There's a lot to admire about Shriver's book - the creativity for a start, the wonderfully villainous baddie and the juxtaposing of the culling of animals with the problem of human overpopulation. Shriver is never scared to make her 'heroines' hard to like or her plot lines difficult to swallow and of the three of her books that I've read, poor weak love-lorn Eleanor is probably the least detestable leading lady despite all her failings. Shriver explains in an afterword in my Harper edition that the book lost her the support of her American publisher and cost her a year living in Nairobi and no book had been harder to write. I can believe all those things. If you think of the vitriol she received for 'We Need to Talk About Kevin' from people who accuse her of hating children just because her character guns down dozens of his classmates, you can only imagine how the publishers thought a book proposing to kill off 2 billion people would go down. She tells us a large part of the hard copy run was unsold and went to pulp.

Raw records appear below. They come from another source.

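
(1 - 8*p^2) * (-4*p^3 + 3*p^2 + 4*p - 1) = 32*p^5 - 24*p^4 - 36*p^3 + 11*p^2 + 4*p - 1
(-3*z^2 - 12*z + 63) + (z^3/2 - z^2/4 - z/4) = z^3/2 - 13*z^2/4 - 49*z/4 + 63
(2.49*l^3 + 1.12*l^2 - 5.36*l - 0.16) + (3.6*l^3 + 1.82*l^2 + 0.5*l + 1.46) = 6.09*l^3 + 2.94*l^2 - 4.86*l + 1.3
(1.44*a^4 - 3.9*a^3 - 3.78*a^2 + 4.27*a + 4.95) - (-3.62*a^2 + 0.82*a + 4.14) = 1.44*a^4 - 3.9*a^3 - 0.16*a^2 + 3.45*a + 0.81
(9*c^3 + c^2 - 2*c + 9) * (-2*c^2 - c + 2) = -18*c^5 - 11*c^4 + 21*c^3 - 14*c^2 - 13*c + 18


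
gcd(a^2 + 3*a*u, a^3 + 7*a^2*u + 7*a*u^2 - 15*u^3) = a + 3*u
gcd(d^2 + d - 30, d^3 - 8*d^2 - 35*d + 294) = d + 6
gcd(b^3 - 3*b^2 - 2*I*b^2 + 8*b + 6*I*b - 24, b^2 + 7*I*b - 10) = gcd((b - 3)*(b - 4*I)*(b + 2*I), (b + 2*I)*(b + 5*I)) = b + 2*I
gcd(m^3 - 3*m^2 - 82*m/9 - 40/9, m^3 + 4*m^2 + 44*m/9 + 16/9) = m^2 + 2*m + 8/9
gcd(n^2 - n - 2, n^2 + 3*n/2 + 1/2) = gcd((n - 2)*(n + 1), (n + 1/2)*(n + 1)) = n + 1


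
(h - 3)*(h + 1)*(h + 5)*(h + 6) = h^4 + 9*h^3 + 5*h^2 - 93*h - 90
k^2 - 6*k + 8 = (k - 4)*(k - 2)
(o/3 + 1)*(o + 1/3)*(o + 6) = o^3/3 + 28*o^2/9 + 7*o + 2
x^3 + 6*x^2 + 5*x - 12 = (x - 1)*(x + 3)*(x + 4)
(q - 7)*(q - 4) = q^2 - 11*q + 28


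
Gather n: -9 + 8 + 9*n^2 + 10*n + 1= 9*n^2 + 10*n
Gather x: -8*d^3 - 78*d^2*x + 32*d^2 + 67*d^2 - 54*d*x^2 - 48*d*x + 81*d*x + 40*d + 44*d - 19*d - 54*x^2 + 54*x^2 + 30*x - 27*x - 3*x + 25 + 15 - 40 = -8*d^3 + 99*d^2 - 54*d*x^2 + 65*d + x*(-78*d^2 + 33*d)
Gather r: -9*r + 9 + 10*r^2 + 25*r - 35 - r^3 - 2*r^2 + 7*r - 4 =-r^3 + 8*r^2 + 23*r - 30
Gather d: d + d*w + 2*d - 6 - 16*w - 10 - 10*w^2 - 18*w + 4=d*(w + 3) - 10*w^2 - 34*w - 12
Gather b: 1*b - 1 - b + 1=0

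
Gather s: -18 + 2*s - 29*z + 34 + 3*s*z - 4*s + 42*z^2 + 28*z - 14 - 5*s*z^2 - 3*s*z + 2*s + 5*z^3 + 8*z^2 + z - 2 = -5*s*z^2 + 5*z^3 + 50*z^2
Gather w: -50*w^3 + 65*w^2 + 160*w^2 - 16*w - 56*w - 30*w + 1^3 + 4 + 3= -50*w^3 + 225*w^2 - 102*w + 8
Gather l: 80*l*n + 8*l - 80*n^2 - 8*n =l*(80*n + 8) - 80*n^2 - 8*n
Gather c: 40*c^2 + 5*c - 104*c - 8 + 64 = 40*c^2 - 99*c + 56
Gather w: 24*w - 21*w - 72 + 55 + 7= 3*w - 10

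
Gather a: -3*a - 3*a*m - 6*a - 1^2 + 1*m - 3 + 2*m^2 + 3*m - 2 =a*(-3*m - 9) + 2*m^2 + 4*m - 6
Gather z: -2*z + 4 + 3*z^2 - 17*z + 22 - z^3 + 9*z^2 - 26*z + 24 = -z^3 + 12*z^2 - 45*z + 50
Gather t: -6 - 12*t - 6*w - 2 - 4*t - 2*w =-16*t - 8*w - 8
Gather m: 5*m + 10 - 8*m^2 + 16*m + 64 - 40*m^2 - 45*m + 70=-48*m^2 - 24*m + 144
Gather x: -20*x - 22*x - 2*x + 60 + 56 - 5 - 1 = 110 - 44*x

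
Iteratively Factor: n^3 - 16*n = (n)*(n^2 - 16) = n*(n - 4)*(n + 4)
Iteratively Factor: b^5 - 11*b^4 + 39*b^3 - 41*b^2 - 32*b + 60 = (b + 1)*(b^4 - 12*b^3 + 51*b^2 - 92*b + 60) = (b - 2)*(b + 1)*(b^3 - 10*b^2 + 31*b - 30) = (b - 5)*(b - 2)*(b + 1)*(b^2 - 5*b + 6) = (b - 5)*(b - 2)^2*(b + 1)*(b - 3)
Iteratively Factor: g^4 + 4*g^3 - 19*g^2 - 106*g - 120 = (g + 3)*(g^3 + g^2 - 22*g - 40) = (g + 2)*(g + 3)*(g^2 - g - 20) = (g - 5)*(g + 2)*(g + 3)*(g + 4)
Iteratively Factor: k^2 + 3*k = (k)*(k + 3)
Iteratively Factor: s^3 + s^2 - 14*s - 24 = (s + 2)*(s^2 - s - 12) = (s + 2)*(s + 3)*(s - 4)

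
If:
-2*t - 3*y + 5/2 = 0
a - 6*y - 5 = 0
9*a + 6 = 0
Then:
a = -2/3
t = 8/3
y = -17/18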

A few things just didn't work for me though. Chief amongst these was the repeated appearances of Panga, Calvin's dead ex-lover who brings a ridiculous sense that the author has lost touch with what's otherwise a harshly realistic look at what a man with a mission and good funding might be able to do. Calvin books an extra seat on the plane and room in a hotel for Panga so she won't have to 'sit on the wing'. I would happily have seen Shriver's editor take a big thick red pen through all the passages referring to Panga's ghost. The woman herself is perhaps needed as an explanation for Calvin's coldness but her ghost is just a silly detour that doesn't add credibility to the story. The mysterious research centre and the evil cabal of baddies gathered around Calvin are very 1970's James Bond in flavour but if you're going to buy into the idea of mass murder on an unprecedented scale, why shouldn't you accept some colourful characters? Even Calvin shows a tiny glimmer or humanity - he's asked the scientists to please come up with something that won't kill Jews because they've already had a bad enough time in the Second World War.
I didn't like or enjoy 'We Need to Talk About Kevin', I loved 'The Post Birthday World' but I think 'Game Control has just crept ahead of TPBW on my Shriver list. I've a couple more at home to try - I think I'll be bumping them up the pile after reading this one.